Results: sixty-two survey forms were completed and analyzed. The results of this study revealed that 58 patients (93.5%) were wearing glasses, including 7 who were legally blind. 23 patients (37%) had their last eye exam 6 months prior to the date of the survey, 20 (32%) in one year, 17 (27%) in over two years. 2 respondents (3%) never had an eye exam for prescription glasses. 50 patients (80.6%) are being referred to ophthalmologists. 18 patients (29%) had diabetes, 2 of them used insulin, 11- used pills, 5- used diet alone.15 diabetic patients (83%) were referred to an ophthalmologist. 33 patients (53%) had high blood pressure. 14 of them used diuretics, 14- used diuretics plus other medications, 5- were on diet alone. 25 patients (40%) got a brochure on diabetes and high blood pressure from the doctor.
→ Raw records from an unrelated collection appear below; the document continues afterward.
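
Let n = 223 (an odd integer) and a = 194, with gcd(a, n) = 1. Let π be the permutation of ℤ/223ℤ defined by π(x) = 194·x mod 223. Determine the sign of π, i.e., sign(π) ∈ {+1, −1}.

Orbit of 49 under x↦194x: [49, 140, 177, 219, 116, 204, 105]… (length divides ord_223(194)).
π_194 has 2 disjoint cycles with lengths [222, 1] on {0,…,222}.
223 − 2 = 221 transpositions; sign(π) = (−1)^221 = -1.
(194|223)_J = -1 (Zolotarev's lemma cross-check).

-1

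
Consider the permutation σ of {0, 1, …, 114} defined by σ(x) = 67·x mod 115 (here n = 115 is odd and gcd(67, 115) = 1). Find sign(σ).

+1

Trace 64: π^k(64) = [64, 33, 26, 17, 104, 68, 71] for k=0..6.
Decompose π into cycles: lengths [44, 44, 22, 4, 1] (5 cycles, including the fixed point 0).
With 5 cycles on 115 points, sign = (−1)^{115−5} = +1.
Zolotarev: (67|115) = +1, matching the cycle-count sign.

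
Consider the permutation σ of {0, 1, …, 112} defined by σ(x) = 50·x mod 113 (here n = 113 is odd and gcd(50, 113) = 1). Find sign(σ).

+1

Trace 31: π^k(31) = [31, 81, 95, 4, 87, 56, 88] for k=0..6.
Cycle type of π: 56×2 + 1; total 3 cycles.
sign(π) = (−1)^{n − #cycles} = (−1)^{113−3} = (−1)^110 = +1.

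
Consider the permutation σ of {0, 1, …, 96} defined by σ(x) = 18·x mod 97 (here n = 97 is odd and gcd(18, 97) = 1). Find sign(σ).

+1

Orbit of 47 under x↦18x: [47, 70, 96, 79, 64, 85, 75]… (length divides ord_97(18)).
The orbit structure of x ↦ 18x mod 97: 7 orbits of sizes [16, 16, 16, 16, 16, 16, 1].
n − c = 97 − 7 = 90; sign = (−1)^90 = +1.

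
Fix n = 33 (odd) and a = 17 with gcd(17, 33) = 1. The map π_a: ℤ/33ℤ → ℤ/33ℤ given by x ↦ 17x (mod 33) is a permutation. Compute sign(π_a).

+1

Orbit of 1 under x↦17x: [1, 17, 25, 29, 31, 32, 16]… (length divides ord_33(17)).
Decompose π into cycles: lengths [10, 10, 10, 2, 1] (5 cycles, including the fixed point 0).
n − c = 33 − 5 = 28; sign = (−1)^28 = +1.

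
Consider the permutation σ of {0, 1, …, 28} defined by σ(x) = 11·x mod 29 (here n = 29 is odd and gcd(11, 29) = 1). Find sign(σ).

Trace 28: π^k(28) = [28, 18, 24, 3, 4, 15, 20] for k=0..6.
2 cycles of lengths [28, 1].
29 − 2 = 27 transpositions; sign(π) = (−1)^27 = -1.

-1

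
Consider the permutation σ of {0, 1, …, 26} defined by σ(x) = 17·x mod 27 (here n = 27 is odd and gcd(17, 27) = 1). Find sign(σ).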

Only 21 patients (33.8%) thought that diabetes affects the vision in general, 27 (43.5%) thought that diabetes doesn’t affect the vision, and 14 (22.5%) were not sure about this. Only18 patients (29%) thought that high blood pressure affects vision in general. Surprisingly, despite very limited knowledge about connections between diabetes, high blood pressure and eye problems, only 11 patients (17.7%) wanted more information about these topics.

Knowledge of Diabetes as Vision Risk Factors

Risk factors

 

% Responding (n=62)

Eye Exam >2 years ago

 

27%    (17)

Diabetic

 

29%    (18)

Diabetics Referred to ophthalmologist

 

83%    (15)

Incorrect knowledge of Diabetes/vision    

 

66%    (41)

Discussion: The level of knowledge of the effects of diabetes on vision among minority seniors is low. Almost half of those screened in this population 27 (43.5%) were not aware that diabetes affects their vision. An additional 14 (22.5%) were not sure about this relationship. Only 21 patients (33.8%) knew that diabetes affects vision. There is an unmet need for all diabetic patients to be referred to an ophthalmologist. In this population the rate was only 83%. Current guidelines recommend that all diabetic patients be seen by an ophthalmologist. Patients should undergo eye examinations with dilation when diabetes is diagnosed, and annually thereafter.